La sentenza della Corte si basa sul presupposto che la domanda (reintegrazione per recesso illecito) si fonda sull’interesse del dipendente alla tutela della propria posizione all’interno dell’impresa, sia per la coesistenza di diritti non patrimoniali e previdenziali, estranei al principio della par condicio creditorum, sia in funzione di una possibile ripresa dell’attività.
E ribadisce quanto affermato dalla consolidata giurisprudenza formatasi in materia di ripartizione di competenza tra giudice del lavoro e giudice fallimentare, precisando che:
- il giudice del lavoro è giudice “del rapporto”, nel senso che ad esso spetta ogni controversia avente ad oggetto lo status del lavoratore.

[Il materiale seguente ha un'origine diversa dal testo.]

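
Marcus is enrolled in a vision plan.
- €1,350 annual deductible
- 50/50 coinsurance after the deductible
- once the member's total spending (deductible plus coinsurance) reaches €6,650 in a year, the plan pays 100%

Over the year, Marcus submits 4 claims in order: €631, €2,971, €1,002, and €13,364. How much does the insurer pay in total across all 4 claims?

Claim 1 (€631): entire amount goes to the deductible. Member pays €631; OOP now €631. Plan pays €631 − €631 = €0.
Claim 2 (€2,971): €719 finishes the deductible; €2,252 goes to coinsurance; 50% of €2,252 = €1,126. Member pays €1,845; OOP now €2,476. Insurer: €2,971 − €1,845 = €1,126.
Claim 3 (€1,002): deductible already satisfied, so member's share is 50% × €1,002 = €501. Member owes €501 (running OOP €2,977). Insurer: €1,002 − €501 = €501.
Claim 4 (€13,364): deductible already satisfied, so member's share is 50% × €13,364 = €6,682. OOP would hit €9,659 > €6,650, so the cap limits the member to €6,650 − €2,977 = €3,673. Insurer: €13,364 − €3,673 = €9,691.
Insurer total: €0 + €1,126 + €501 + €9,691 = €11,318.

€11,318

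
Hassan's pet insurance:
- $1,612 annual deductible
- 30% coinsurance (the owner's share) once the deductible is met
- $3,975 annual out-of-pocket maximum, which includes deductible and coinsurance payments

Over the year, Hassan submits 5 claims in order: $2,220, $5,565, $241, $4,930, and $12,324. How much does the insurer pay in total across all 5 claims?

Bill 1, $2,220: $1,612 to deductible, leaving $608; owner's 30% is $182.40. Owner pays $1,794.40; OOP now $1,794.40. Insurer: $2,220 − $1,794.40 = $425.60.
Bill 2, $5,565: deductible met; 30% of $5,565 = $1,669.50. Owner owes $1,669.50 (running OOP $3,463.90). Plan pays $5,565 − $1,669.50 = $3,895.50.
Bill 3, $241: 30% coinsurance on $241 = $72.30. Owner pays $72.30; OOP now $3,536.20. Plan pays $241 − $72.30 = $168.70.
Bill 4, $4,930: deductible already satisfied, so owner's share is 30% × $4,930 = $1,479. OOP would hit $5,015.20 > $3,975, so the cap limits the owner to $3,975 − $3,536.20 = $438.80. Plan pays $4,930 − $438.80 = $4,491.20.
Bill 5, $12,324: deductible already satisfied, so owner's share is 30% × $12,324 = $3,697.20. Adding that to $3,975 gives $7,672.20, past the $3,975 cap; owner pays only $3,975 − $3,975 = $0. Plan pays $12,324 − $0 = $12,324.
Insurer total: $425.60 + $3,895.50 + $168.70 + $4,491.20 + $12,324 = $21,305.

$21,305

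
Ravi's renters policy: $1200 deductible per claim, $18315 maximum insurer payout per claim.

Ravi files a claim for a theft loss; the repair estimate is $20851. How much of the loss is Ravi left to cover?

$2536

After the deductible, $20851 − $1200 = $19651 remains.
$19651 exceeds the $18315 limit, so the insurer pays the limit: $18315.
Tenant's share is the uncovered remainder: $20851 − $18315 = $2536.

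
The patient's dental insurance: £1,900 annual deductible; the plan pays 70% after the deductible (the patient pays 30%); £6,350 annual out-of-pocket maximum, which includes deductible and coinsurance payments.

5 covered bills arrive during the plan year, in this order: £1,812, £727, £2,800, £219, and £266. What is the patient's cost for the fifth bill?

#1 (£1,812): fully absorbed by the deductible. Cost to patient: £1,812. OOP to date £1,812.
#2 (£727): deductible takes £88, £639 remains; 30% of £639 = £191.70. Patient owes £279.70 (running OOP £2,091.70).
#3 (£2,800): deductible met; 30% of £2,800 = £840. Patient pays £840; OOP now £2,931.70.
#4 (£219): 30% coinsurance on £219 = £65.70. Patient pays £65.70; OOP now £2,997.40.
#5 (£266): deductible met; 30% of £266 = £79.80. Cost to patient: £79.80. OOP to date £3,077.20.

£79.80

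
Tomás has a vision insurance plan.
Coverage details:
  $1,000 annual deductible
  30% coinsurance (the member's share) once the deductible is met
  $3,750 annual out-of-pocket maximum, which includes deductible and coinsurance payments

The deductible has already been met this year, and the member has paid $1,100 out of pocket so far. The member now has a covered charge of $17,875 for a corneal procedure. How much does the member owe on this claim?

The deductible is already satisfied, so the full bill goes to coinsurance.
Member's 30% share of $17,875 is $5,362.50.
Adding $5,362.50 to the $1,100 already spent would give $6,462.50, which exceeds the $3,750 cap; the member pays just $3,750 − $1,100 = $2,650.

$2,650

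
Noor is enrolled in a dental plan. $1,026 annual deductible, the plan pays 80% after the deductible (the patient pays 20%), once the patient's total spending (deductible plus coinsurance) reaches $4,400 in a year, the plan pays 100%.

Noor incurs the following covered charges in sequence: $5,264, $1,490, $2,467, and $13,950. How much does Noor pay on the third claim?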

- In tali controversie è compreso sia l’accertamento della pregressa esistenza del rapporto (Cass. n. 11439/2004) o di riconoscimento della qualifica della prestazione (Cass. n. 23418/2017) ovvero di azioni costitutive, principalmente di impugnazione del licenziamento (Cass. n. 2411/2010), ivi compresa la domanda di reintegrazione nel posto di lavoro (Cass. n.19308/2016); nonché l’accertamento di nullità, invalidità ed inefficacia di atti di “cessione di ramo d’azienda, in funzione di ripristino del rapporto di lavoro con la parte cedente, in caso di fallimento della cessionaria” (Cass. n. 1646/2018, in questo sito, con nota di A. LARDARO, Fallimento dell’impresa e competenza del giudice del lavoro).
- Diversamente, al giudice fallimentare, ossia “del concorso”, è riservato “l’accertamento, con la relativa qualificazione, dei diritti di credito dipendenti dal rapporto di lavoro, in funzione della partecipazione al concorso”…; “l’unico titolo idoneo per l’ammissione allo stato passivo e per il riconoscimento di eventuali diritti di prelazione” è costituito dall’accertamento del giudice fallimentare (Cass. n. 21204/2017). In tale ipotesi, si è in presenza di una verifica endofallimentare che ha ad oggetto non l’accertamento del credito, “ma piuttosto la verifica del diritto di (credito per la) partecipazione al concorso…”
In sintesi, è competente il giudice del lavoro ogni volta che il lavoratore manifesti l’interesse “ad ottenere una pronuncia che ‘faccia stato’ sul suo rapporto di lavoro, piuttosto che un accertamento, in via meramente incidentale, al solo fine di ammissione del suo credito, dipendente dal rapporto di lavoro, allo stato passivo del fallimento (o comunque di una procedura concorsuale)”.
Con specifico riguardo all’accertamento della competenza relativa alla «domanda risarcitoria», la Corte riconosce al giudice del lavoro la competenza a conoscere l’«entità dell’indennità risarcitoria», fermo restando l’onere del lavoratore di richiedere successivamente, al tribunale fallimentare, l’insinuazione al passivo dell’indennità risarcitoria così liquidata.
Tale affermazione muove dalla considerazione che in seguito alla L. n. 92/2012 (c.d. L. Fornero) la tutela indennitaria non è più, come nel regime preesistente, predeterminabile con certezza – in quanto parametrata alle retribuzioni “perse” dalla data di licenziamento a quella di reintegrazione -, ma viene attualmente valutata calibrando elementi: a) interni al rapporto di lavoro (anzianità del dipendente, numero degli occupati, ecc.); b) attinenti al “comportamento del lavoratore nella ricerca di una nuova occupazione e delle parti nell’ambito della procedura stabilita dall’art. 7, L. n. 604/1966)”; c) e relativi alla gravità della violazione formale o procedurale commessa dal datore di lavoro ed apprezzabili, “per palese cognizione, dal giudice del rapporto”.